The court quoted the federal definition of dilution by
tarnishment as an “association arising from the similarity between a mark or
trade name
and a famous mark that harms the reputation of the famous mark,”
but didn’t explain why Netflix was plausibly using the term as a mark, as opposed
to using it to label the book in the film.
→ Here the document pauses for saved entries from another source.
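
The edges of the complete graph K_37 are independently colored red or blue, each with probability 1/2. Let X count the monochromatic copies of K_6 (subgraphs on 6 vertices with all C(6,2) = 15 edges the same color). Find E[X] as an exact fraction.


Let X = Σ_S X_S over the C(37, 6) = 2324784 subsets S of size 6, where X_S = 1 if the K_6 on S is monochromatic.
For a fixed S, the K_6 on S has C(6, 2) = 15 edges. P[all 15 edges red] = (1/2)^15, and likewise for blue, so P[monochromatic] = 2·(1/2)^15 = 2^{1 − 15} = 1/16384.
By linearity of expectation: E[X] = C(37, 6) · 2^{1 − 15} = 2324784 · 1/16384 = 145299/1024.
Numerically: E[X] ≈ 141.893555.

E[X] = C(37,6)·2^(1−C(6,2)) = 145299/1024 ≈ 141.893555.


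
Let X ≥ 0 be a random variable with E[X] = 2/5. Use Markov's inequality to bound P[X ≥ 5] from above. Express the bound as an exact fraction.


μ = E[X] = 2/5, a = 5.
Markov: P[X ≥ 5] ≤ μ/a = (2/5)/5 = 2/25.
Numerically: ≈ 0.0800.
(Since a = 5 > μ = 0.4000, the bound 2/25 is < 1 and informative.)

P[X ≥ 5] ≤ 2/25 ≈ 0.0800.


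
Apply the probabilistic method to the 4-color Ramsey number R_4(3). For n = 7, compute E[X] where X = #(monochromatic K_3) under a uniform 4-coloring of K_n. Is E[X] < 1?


E[X] = C(7, 3) · 4^{1 − 3} = 35 · 4^{−2} = 35/16.
As a reduced fraction: E[X] = 35/16 ≈ 2.188.
Is E[X] < 1? NO.
Since E[X] ≥ 1, the first-moment bound is inconclusive at n = 7; it does NOT by itself certify R_4(3) > 7.

E[X] = 35/16 ≈ 2.188; E[X] ≥ 1; first-moment method inconclusive here.


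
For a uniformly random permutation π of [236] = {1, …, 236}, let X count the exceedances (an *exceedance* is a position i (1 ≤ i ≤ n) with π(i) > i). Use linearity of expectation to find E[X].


Write X = Σ_{i=1}^{236} X_i, where X_i = 1_{π(i) > i}.
For each fixed i, π(i) is uniform over {1, …, 236} (marginal of a uniform permutation), so P[π(i) > i] = (n − i)/n. Summing: Σ_{i=1}^{236} (n − i)/n = (0 + 1 + … + 235)/236 = 236(236 − 1)/(2·236) = (236 − 1)/2.
Hence E[X] = Σ_{i=1}^{236} (236 − i)/236 = 235/2 ≈ 117.5000.

E[X] = 235/2 = 117.5000.


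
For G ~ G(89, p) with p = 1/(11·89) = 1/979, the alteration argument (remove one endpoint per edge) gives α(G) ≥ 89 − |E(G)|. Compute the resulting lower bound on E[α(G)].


E[|E(G)|] = C(89, 2)·p = 3916 · (1/979) = 4.
E[α(G)] ≥ n − E[|E(G)|] = 89 − 4 = 85.
Numerically: ≈ 85.000.
(This is only a lower bound; the true E[α(G)] may be larger.)

E[α(G)] ≥ 85 ≈ 85.000.


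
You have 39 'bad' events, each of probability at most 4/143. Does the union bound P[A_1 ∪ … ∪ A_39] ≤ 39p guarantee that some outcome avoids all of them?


Union bound: P[∪_{i=1}^{39} A_i] ≤ Σ_i P[A_i] ≤ 39·p = 39·(4/143) = 12/11.
Numerically: 12/11 ≈ 1.0909.
Is 12/11 < 1? NO.
Since the bound 12/11 is ≥ 1, the union bound is uninformative here; it does NOT by itself certify existence.

39·p = 12/11 ≈ 1.0909; existence NOT certified by the union bound.


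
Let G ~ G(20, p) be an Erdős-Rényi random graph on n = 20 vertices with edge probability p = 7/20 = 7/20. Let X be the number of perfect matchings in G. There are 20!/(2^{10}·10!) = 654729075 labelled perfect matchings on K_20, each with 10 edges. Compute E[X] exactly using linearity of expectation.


K_20 has 20!/(2^{10}·10!) = 654729075 labelled perfect matchings.
For each such perfect matching H, let X_H = 1 if all 10 edges of H are present in G. Then P[X_H = 1] = p^{10} = (7/20)^{10} = 282475249/10240000000000.
By linearity: E[X] = Σ_H E[X_H] = 654729075 · p^{10} = 654729075 · 282475249/10240000000000 = 7397790339526587/409600000000.
Numerically: E[X] ≈ 1.806e+04.

E[X] = 654729075 · (7/20)^{10} = 7397790339526587/409600000000 ≈ 1.806e+04.


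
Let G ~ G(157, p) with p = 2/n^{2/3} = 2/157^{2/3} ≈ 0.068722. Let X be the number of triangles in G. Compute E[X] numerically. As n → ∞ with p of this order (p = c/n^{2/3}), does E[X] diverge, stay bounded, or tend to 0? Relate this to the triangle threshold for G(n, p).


Number of potential triangles: C(157, 3) = 632710.
Each occurs with probability p³ ≈ (0.068722)³ ≈ 3.2455678e-04.
By linearity: E[X] = C(157, 3)·p³ ≈ 632710 · 3.2455678e-04 ≈ 205.35032.
Since α = 2/3 < 1, p = c/n^{2/3} ≫ 1/n is above the triangle threshold p ~ 1/n. Asymptotically E[X] ~ (c³/6)·n^{3(1−α)} = (2³/6)·n^{1} → ∞; triangles are abundant w.h.p.

E[X] ≈ 205.35032; in regime p = Θ(1/n^{2/3}) E[X] diverges (above the triangle threshold p ~ 1/n).


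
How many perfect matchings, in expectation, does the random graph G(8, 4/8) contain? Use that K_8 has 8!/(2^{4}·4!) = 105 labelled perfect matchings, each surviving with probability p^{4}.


K_8 has 8!/(2^{4}·4!) = 105 labelled perfect matchings.
For each such perfect matching H, let X_H = 1 if all 4 edges of H are present in G. Then P[X_H = 1] = p^{4} = (1/2)^{4} = 1/16.
By linearity: E[X] = Σ_H E[X_H] = 105 · p^{4} = 105 · 1/16 = 105/16.
Numerically: E[X] ≈ 6.5625.

E[X] = 105 · (1/2)^{4} = 105/16 ≈ 6.5625.


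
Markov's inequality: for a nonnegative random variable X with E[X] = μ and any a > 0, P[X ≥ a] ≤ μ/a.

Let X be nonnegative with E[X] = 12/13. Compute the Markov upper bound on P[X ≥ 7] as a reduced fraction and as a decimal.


μ = E[X] = 12/13, a = 7.
Markov: P[X ≥ 7] ≤ μ/a = (12/13)/7 = 12/91.
Numerically: ≈ 0.132.
(Since a = 7 > μ = 0.923, the bound 12/91 is < 1 and informative.)

P[X ≥ 7] ≤ 12/91 ≈ 0.132.


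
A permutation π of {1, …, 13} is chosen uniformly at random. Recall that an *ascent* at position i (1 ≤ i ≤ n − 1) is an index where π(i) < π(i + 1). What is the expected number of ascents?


Write X = Σ X_I over i = 1, …, 12, with X_I the indicator of one ascent.
There are 12 indicators.
For each fixed i, the pair (π(i), π(i+1)) is a uniformly random ordered pair of distinct values from {1, …, 13}; by symmetry P[π(i) < π(i+1)] = 1/2.
By linearity: E[X] = 12 · (1/2) = (13 − 1) · (1/2) = 6 ≈ 6.000.

E[X] = 6 = 6.000.


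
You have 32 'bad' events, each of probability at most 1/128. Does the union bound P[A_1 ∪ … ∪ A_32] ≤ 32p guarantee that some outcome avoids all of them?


Union bound: P[∪_{i=1}^{32} A_i] ≤ Σ_i P[A_i] ≤ 32·p = 32·(1/128) = 1/4.
Numerically: 1/4 ≈ 0.2500.
Is 1/4 < 1? YES.
Since P[∪ A_i] ≤ 1/4 < 1, the complement has P[∩ A_i^c] ≥ 1 − 1/4 = 3/4 > 0, so some outcome avoids every A_i.

32·p = 1/4 ≈ 0.2500; existence CERTIFIED by the union bound.


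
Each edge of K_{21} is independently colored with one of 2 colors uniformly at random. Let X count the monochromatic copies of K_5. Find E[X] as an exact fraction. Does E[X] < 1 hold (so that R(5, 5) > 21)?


E[X] = C(21, 5) · 2^{1 − 10} = 20349 · 2^{−9} = 20349/512.
As a reduced fraction: E[X] = 20349/512 ≈ 39.744.
Is E[X] < 1? NO.
Since E[X] ≥ 1, the first-moment bound is inconclusive at n = 21; it does NOT by itself certify R(5, 5) > 21.

E[X] = 20349/512 ≈ 39.744; E[X] ≥ 1; first-moment method inconclusive here.


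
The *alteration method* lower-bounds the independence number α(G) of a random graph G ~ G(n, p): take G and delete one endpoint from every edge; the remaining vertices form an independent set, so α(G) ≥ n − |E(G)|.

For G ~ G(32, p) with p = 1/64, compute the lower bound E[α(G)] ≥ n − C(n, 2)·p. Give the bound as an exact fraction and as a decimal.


E[|E(G)|] = C(32, 2)·p = 496 · (1/64) = 31/4.
E[α(G)] ≥ n − E[|E(G)|] = 32 − 31/4 = 97/4.
Numerically: ≈ 24.25000.
(This is only a lower bound; the true E[α(G)] may be larger.)

E[α(G)] ≥ 97/4 ≈ 24.25000.


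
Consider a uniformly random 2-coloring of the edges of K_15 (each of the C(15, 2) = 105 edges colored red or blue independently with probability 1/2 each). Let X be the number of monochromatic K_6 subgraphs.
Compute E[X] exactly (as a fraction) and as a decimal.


Let X = Σ_S X_S over the C(15, 6) = 5005 subsets S of size 6, where X_S = 1 if the K_6 on S is monochromatic.
For a fixed S, the K_6 on S has C(6, 2) = 15 edges. P[all 15 edges red] = (1/2)^15, and likewise for blue, so P[monochromatic] = 2·(1/2)^15 = 2^{1 − 15} = 1/16384.
By linearity: E[X] = C(15, 6) · 2^{1 − 15} = 5005 · 1/16384 = 5005/16384.
Numerically: E[X] ≈ 0.305481.

E[X] = C(15,6)·2^(1−C(6,2)) = 5005/16384 ≈ 0.305481.


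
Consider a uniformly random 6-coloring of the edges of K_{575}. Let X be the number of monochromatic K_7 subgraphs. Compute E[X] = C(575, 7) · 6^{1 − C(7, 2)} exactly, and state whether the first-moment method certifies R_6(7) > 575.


E[X] = C(575, 7) · 6^{1 − 21} = 3974871393896975 · 6^{−20} = 3974871393896975/3656158440062976.
As a reduced fraction: E[X] = 3974871393896975/3656158440062976 ≈ 1.0871715.
Is E[X] < 1? NO.
Since E[X] ≥ 1, the first-moment bound is inconclusive at n = 575; it does NOT by itself certify R_6(7) > 575.

E[X] = 3974871393896975/3656158440062976 ≈ 1.0871715; E[X] ≥ 1; first-moment method inconclusive here.


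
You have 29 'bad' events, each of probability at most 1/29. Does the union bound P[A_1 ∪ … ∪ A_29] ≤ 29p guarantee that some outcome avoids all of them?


Union bound: P[∪_{i=1}^{29} A_i] ≤ Σ_i P[A_i] ≤ 29·p = 29·(1/29) = 1.
Numerically: 1 ≈ 1.0000.
Is 1 < 1? NO.
Since the bound 1 is ≥ 1, the union bound is uninformative here; it does NOT by itself certify existence.

29·p = 1 ≈ 1.0000; existence NOT certified by the union bound.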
Netflix correctly pointed out that “[t]he
Second Circuit does not recognize an action for dilution where the defendant
uses the plaintiff’s mark not to denote the defendant’s good or services, but
rather to identify goods or services as those of the plaintiff,” but the court thought
that didn’t apply here because Netflix used the mark to refer to a fictitious
book.  But the important part here is
the first half: it wasn’t using Choose Your Own Adventure to brand its own
goods or services; it was using it as part of a fictional work.  The implication—and it is not a good one—is that
if, in my work of fiction, my character disparages a Choose Your Own Adventure
book that doesn’t actually exist, I may have tarnished the CYOA mark. This is defamation
without any of the limits on defamation that the First Amendment has imposed.
Nonetheless, the court found that “Netflix’s use of Chooseco’s mark implicates
the core purposes of the anti-dilution provision” (citing Hormel, which
is not a federal dilution case and which has been treated as superseded by
federal dilution law, see Tiffany v. eBay).  
Netflix then, correctly, pointed out that “the Lanham Act
expressly exempts dilution claims based on a ‘noncommercial use of a mark’ of
the type at issue here.” Despite the fact that in discussing Rogers the
court correctly noted that profit-motivated speech is often noncommercial and Bandersnatch
is noncommercial speech, the court still stated that “Netflix’s use of
Chooseco’s mark
may qualify as commercial speech” (emphasis added), which
is not the test. And it so reasoned because Chooseco’s complaint alleged that “Netflix’s
motivations in including its mark in the film were purely economic,” that
Chooseco’s product is popular, and that Netflix used “elements” [protectable
elements?] of Chooseco’s trade dress in promotion and marketing.  More discovery!